The above judgment has been approved by the Supreme Court in Assam Bengal Cement Co. Ltd. v. CIT (1955) 27 ITR 34. In CIT v. Mihir Textiles Ltd. (1976) 104 ITR 167 (Guj.) and in Addl. CIT v. Rohit Mills Ltd. (1976) 104 ITR 132 (Guj), it was held that the contribution towards betterment charges levied were against the increased potential value of the lands covered by the scheme and not against the running business of the assessee, and the assessee gained an enduring advantage by payment, of the amount and the fact that the payment was under a statutory obligation and not because the assessee desired it, was immaterial. The expenditure was on capital account and not an expenditure for producing profits in the conduct of business.
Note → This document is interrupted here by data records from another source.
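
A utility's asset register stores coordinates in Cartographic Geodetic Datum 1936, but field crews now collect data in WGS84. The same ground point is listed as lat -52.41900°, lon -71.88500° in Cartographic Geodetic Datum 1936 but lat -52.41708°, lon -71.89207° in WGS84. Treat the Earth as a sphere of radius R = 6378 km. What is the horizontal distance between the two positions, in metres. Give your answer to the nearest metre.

525 m

Δφ = -52.41708° − -52.41900° = +0.00192°; Δλ = -71.89207° − -71.88500° = -0.00707°.
1° along a meridian = πR/180 = 111317 m.
ΔN = Δφ × 111317 = 213.7 m; ΔE = Δλ × 111317 × cos(-52.41900°) = -0.00707 × 111317 × 0.609882 = -480.0 m.
Distance = √(ΔE² + ΔN²) = √((-480.0)² + 213.7²) = 525.4 m.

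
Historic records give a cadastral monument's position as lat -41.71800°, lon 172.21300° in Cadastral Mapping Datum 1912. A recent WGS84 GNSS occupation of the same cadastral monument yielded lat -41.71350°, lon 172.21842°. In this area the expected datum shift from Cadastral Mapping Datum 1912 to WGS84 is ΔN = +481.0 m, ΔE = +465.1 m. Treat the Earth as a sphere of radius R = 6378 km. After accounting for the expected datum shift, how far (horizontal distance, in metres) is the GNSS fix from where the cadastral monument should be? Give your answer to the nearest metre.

Observed coordinate differences: Δφ = +0.00450°, Δλ = +0.00542°.
Converting to metres (1° lat = 111317 m, cos φ = 0.746429): observed ΔN = 500.9 m, observed ΔE = 450.3 m.
Subtracting the expected shift leaves a residual of 500.9 − (481.0) = 19.9 m north and 450.3 − (465.1) = -14.8 m east.
Residual distance = √(19.9² + (-14.8)²) = 24.8 m.

25 m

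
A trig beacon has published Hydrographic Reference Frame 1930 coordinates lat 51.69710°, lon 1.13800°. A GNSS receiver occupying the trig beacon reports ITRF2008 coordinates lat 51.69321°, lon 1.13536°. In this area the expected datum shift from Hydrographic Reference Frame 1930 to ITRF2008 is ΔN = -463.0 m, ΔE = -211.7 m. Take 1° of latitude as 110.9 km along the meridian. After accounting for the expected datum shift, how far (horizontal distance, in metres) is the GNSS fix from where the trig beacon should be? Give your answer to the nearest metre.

Observed coordinate differences: Δφ = -0.00389°, Δλ = -0.00264°.
Converting to metres (1° lat = 110900 m, cos φ = 0.619819): observed ΔN = -431.4 m, observed ΔE = -181.5 m.
Subtracting the expected shift leaves a residual of -431.4 − (-463.0) = 31.6 m north and -181.5 − (-211.7) = 30.2 m east.
Residual distance = √(31.6² + 30.2²) = 43.7 m.

44 m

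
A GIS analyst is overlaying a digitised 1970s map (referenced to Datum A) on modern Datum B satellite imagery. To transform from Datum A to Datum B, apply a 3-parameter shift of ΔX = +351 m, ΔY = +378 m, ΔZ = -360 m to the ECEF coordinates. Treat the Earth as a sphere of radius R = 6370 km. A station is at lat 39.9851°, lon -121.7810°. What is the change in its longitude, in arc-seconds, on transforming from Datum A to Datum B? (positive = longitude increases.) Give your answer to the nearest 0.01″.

sin φ = 0.642588, cos φ = 0.766212, sin λ = -0.850067, cos λ = -0.526674.
East component: ΔE = −sin λ·ΔX + cos λ·ΔY = −(-0.850067)(351) + (-0.526674)(378) = 99.29 m.
1° of latitude spans πR/180 = 111177 m; at latitude φ, 1° of longitude spans that × cos φ = 85185.5 m, so Δλ = 99.29 / 85185.5 × 3600 = 4.196″.

Δλ = 4.20″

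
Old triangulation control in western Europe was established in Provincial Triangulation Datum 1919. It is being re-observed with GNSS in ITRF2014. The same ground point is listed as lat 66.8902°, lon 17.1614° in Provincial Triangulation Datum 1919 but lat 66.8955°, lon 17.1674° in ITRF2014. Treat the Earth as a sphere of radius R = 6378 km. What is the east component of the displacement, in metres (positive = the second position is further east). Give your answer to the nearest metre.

ΔE = 262 m

Δφ = 66.8955° − 66.8902° = +0.0053°; Δλ = 17.1674° − 17.1614° = +0.0060°.
1° along a meridian = πR/180 = 111317 m.
ΔN = Δφ × 111317 = 590.0 m; ΔE = Δλ × 111317 × cos(66.8902°) = +0.0060 × 111317 × 0.392494 = 262.1 m.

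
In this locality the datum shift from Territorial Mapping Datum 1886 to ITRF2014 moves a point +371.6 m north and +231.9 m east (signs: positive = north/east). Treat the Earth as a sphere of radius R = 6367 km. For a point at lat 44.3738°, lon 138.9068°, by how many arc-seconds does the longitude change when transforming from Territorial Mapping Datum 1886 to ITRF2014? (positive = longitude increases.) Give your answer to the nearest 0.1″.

Δλ = 10.5″

At latitude 44.3738°, cos φ = 0.714793.
One radian of longitude at latitude φ spans R cos φ, so Δλ = ΔE / (R cos φ) = 231.9 / (6367000 × 0.714793) = 5.0955e-05 rad = 10.510″.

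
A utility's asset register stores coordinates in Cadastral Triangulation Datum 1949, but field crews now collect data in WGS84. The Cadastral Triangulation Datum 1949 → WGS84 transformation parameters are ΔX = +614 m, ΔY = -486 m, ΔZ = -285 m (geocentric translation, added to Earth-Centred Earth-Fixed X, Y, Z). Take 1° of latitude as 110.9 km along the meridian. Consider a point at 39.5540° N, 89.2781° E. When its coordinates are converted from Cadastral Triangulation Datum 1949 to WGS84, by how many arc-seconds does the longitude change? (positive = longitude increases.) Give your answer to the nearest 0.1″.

Δλ = -26.1″

sin φ = 0.636805, cos φ = 0.771025, sin λ = 0.999921, cos λ = 0.012599.
East component: ΔE = −sin λ·ΔX + cos λ·ΔY = −(0.999921)(614) + (0.012599)(-486) = -620.07 m.
1° of latitude spans 110900 m; at latitude φ, 1° of longitude spans that × cos φ = 85506.6 m, so Δλ = -620.07 / 85506.6 × 3600 = -26.106″.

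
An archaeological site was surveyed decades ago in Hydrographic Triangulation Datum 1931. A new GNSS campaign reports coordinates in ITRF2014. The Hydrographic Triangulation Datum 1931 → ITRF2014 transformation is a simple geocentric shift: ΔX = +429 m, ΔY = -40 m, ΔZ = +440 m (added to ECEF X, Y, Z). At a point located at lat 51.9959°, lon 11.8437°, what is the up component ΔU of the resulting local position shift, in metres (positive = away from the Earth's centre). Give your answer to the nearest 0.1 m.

The local up (radial) axis is (cos φ cos λ, cos φ sin λ, sin φ), giving ΔU = 258.520 − 5.055 + 346.705 = 600.17 m.

ΔU = 600.2 m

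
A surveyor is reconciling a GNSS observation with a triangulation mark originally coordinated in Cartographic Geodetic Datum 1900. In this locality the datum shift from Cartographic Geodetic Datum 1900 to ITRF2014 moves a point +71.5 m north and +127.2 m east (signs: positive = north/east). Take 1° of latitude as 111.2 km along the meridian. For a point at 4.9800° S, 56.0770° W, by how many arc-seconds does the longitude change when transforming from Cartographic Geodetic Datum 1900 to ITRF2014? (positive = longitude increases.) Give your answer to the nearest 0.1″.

At latitude -4.9800°, cos φ = 0.996225.
1° of longitude at this latitude = 111.2 × cos φ = 110.78 km, so Δλ = 127.2 / 110780.2 = 0.0011482° = 4.134″.

Δλ = 4.1″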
In the present matter, the nature of expenditure is in relation to a capital asset, namely, the land which has been allotted by the RHCO to the petitioner. The expenditure is in relation to a fixed capital/asset and not to a circulating capital. The fixed capital is that which the entrepreneur turns into profit by keeping the same in the business. The character of the development charges, therefore, would be in respect of an asset of which enduring benefit has been availed of by the assessee. The development charge makes the land in a workable position so that the entrepreneur can establish its unit and such expenditure is once for all. It cannot be considered to be an advantage of limited duration. The nature of the advantage in the commercial sense is in the capital field. Therefore, we are of the view that the Income Tax Appellate Tribunal was justified in coming to the conclusion that the development charges paid by the assessee is an expenditure of capital nature and is not allowable.
Accordingly, we answer the reference in favour of the Revenue and IB against the assessee.